Results of Assessment
2003-2004 (submitted 05/20/04)
The program continues to suffer in maintaining continuity for its assessment plan because of an unfortunate succession of secretaries. Nonetheless, we have achieved the goals specified in the Fall. We collected and analyzed significantly more papers than Fall 2003. We assisted the secretary in collecting data from core and cross-listed courses. We completed the outcomes grid for Senior Seminar. And we met and are completing the 2003-2004 data May, 2004.
- Samples of student writing from two core courses;
- Papers from two cross-listed courses.
Analysis of the Data:
A committee, consisting of Diane Krantz, Maria Parrilla de Kokal, and Sandra Powell, met in May of 2004 to analyze the data collected. We had papers from Introduction to Women’s Studies, the Senior Seminar, Psychology of Diversity, and Perspectives in Women’s Literature . The essay of our graduating senior provided good data concerning the program.
- Sample self analyses from Introduction to Women’s Studies, WS 2050, reveal some increase in awareness of social, global, and work place issues relating to women and of the exploitation of women’s sexuality in different circumstances. The nature of the assignment collected precluded its meeting other goals. The papers thus met program assessment goal 1.
- The paper from a single student who did the Senior Seminar, WS 4900, demonstrated the ability of the student to focus on a topic (in this case the program as a whole), thereby meeting goal 4 for program assessment. The student attests to being stimulated to think critically as well as to achieving a new world-view. She found 2050 excellent preparation, in its rigor, for other Women Studies courses. Feminist theories was thought-provoking and provided in-depth analyses of feminisms. Her research methodologies course provided a forum for deep, insightful discussions of women’s issues. A weakness in the essay was the lack of concrete examples of what she had learned. Again the student praised the faculty.
- Essays from Psychology of Diversity students showed their ability to focus successfully on one aspect of a character in the conflict situations they analyzed. That focus showed recognition of women’s diversity according to one criteria. The weakness in the papers was that students seemed unable to see past one aspect of diversity most salient to them in order to appreciate that the women studied belonged to multiple minority and/or oppressed groups.
- We assessed two different assignments for Perspectives in Women’s Literature, Engl 2710. Daily literary journals show students’ ability to analyze various pieces of literature from a gender perspective. Students recognize different types of oppression and silencing as well as self-fulfillment and achievement in differing time periods and geographic locales.

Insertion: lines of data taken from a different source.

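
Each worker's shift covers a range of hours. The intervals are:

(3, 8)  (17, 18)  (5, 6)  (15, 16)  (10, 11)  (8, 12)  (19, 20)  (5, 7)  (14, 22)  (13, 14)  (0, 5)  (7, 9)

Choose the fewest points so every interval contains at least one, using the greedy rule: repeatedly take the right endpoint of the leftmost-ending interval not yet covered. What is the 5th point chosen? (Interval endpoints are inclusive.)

16

Sorted: [0,5] [5,6] [5,7] [3,8] [7,9] [10,11] [8,12] [13,14] [15,16] [17,18] [19,20] [14,22]
{[0,5],[5,6],[5,7],[3,8]} hit by 5; {[7,9]} hit by 9; {[10,11],[8,12]} hit by 11; {[13,14]} hit by 14; {[15,16]} hit by 16; {[17,18]} hit by 18; {[19,20],[14,22]} hit by 20.
Points: 5, 9, 11, 14, 16, 18, 20 (7 total).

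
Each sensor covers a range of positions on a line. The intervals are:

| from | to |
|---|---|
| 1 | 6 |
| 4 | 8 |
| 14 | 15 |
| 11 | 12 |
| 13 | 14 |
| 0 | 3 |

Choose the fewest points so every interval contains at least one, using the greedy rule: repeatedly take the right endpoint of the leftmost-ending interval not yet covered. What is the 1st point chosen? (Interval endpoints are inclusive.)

3

Process intervals by earliest right end; each time one isn't hit yet, stab at its right endpoint.
By right end: [0,3]  [1,6]  [4,8]  [11,12]  [13,14]  [14,15]
[0,3] uncovered → point at 3; [4,8] uncovered → point at 8; [11,12] uncovered → point at 12; [13,14] uncovered → point at 14.
Points: 3, 8, 12, 14 (4 total).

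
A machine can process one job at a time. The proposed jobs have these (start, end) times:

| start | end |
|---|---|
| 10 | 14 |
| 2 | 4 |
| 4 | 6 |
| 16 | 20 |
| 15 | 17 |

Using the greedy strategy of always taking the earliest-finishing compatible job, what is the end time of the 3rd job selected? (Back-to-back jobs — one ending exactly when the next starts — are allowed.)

Sorted by end: (2,4)  (4,6)  (10,14)  (15,17)  (16,20)
take (2,4); take (4,6); take (10,14); take (15,17).
Selected: (2,4) (4,6) (10,14) (15,17)

14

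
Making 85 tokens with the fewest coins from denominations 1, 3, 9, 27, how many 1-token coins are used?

85 = 3×27 + 1×3 + 1×1
Count of 1: 1

1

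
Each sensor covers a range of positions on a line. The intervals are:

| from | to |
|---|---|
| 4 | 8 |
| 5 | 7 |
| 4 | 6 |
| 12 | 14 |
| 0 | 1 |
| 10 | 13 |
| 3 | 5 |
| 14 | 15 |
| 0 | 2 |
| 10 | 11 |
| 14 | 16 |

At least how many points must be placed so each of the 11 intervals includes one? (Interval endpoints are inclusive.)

4

Process intervals by earliest right end; each time one isn't hit yet, stab at its right endpoint.
Sorted: [0,1] [0,2] [3,5] [4,6] [5,7] [4,8] [10,11] [10,13] [12,14] [14,15] [14,16]
{[0,1],[0,2]} hit by 1; {[3,5],[4,6],[5,7],[4,8]} hit by 5; {[10,11],[10,13]} hit by 11; {[12,14],[14,15],[14,16]} hit by 14.
Points: 1, 5, 11, 14 (4 total).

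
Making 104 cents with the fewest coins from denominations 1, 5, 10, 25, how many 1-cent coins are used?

4

Use the largest denomination that fits, subtract, and repeat.
104 = 4×25 + 4×1
Count of 1: 4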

Student essays required an in-depth analysis of literature and/or a film dealing with women’s oppression. Papers varied in how well students wrote, but most students produced focused and coherent essays that used evidence from the text to support their analyses. The majority were also able to connect ideas and concepts about oppression and patriarchy as these played out in the pieces analyzed. As a whole the two assignments showed that students succeeded in attaining goals specified as 4, 5, and 6.
Program changes to be implemented in 2004-2005 are as follows:
- Remind faculty early of the stated goals of the different courses they are teaching and the types of assessment expected for those courses.
- Call for sample papers several times each semester.
- Involve additional faculty in the assessment process.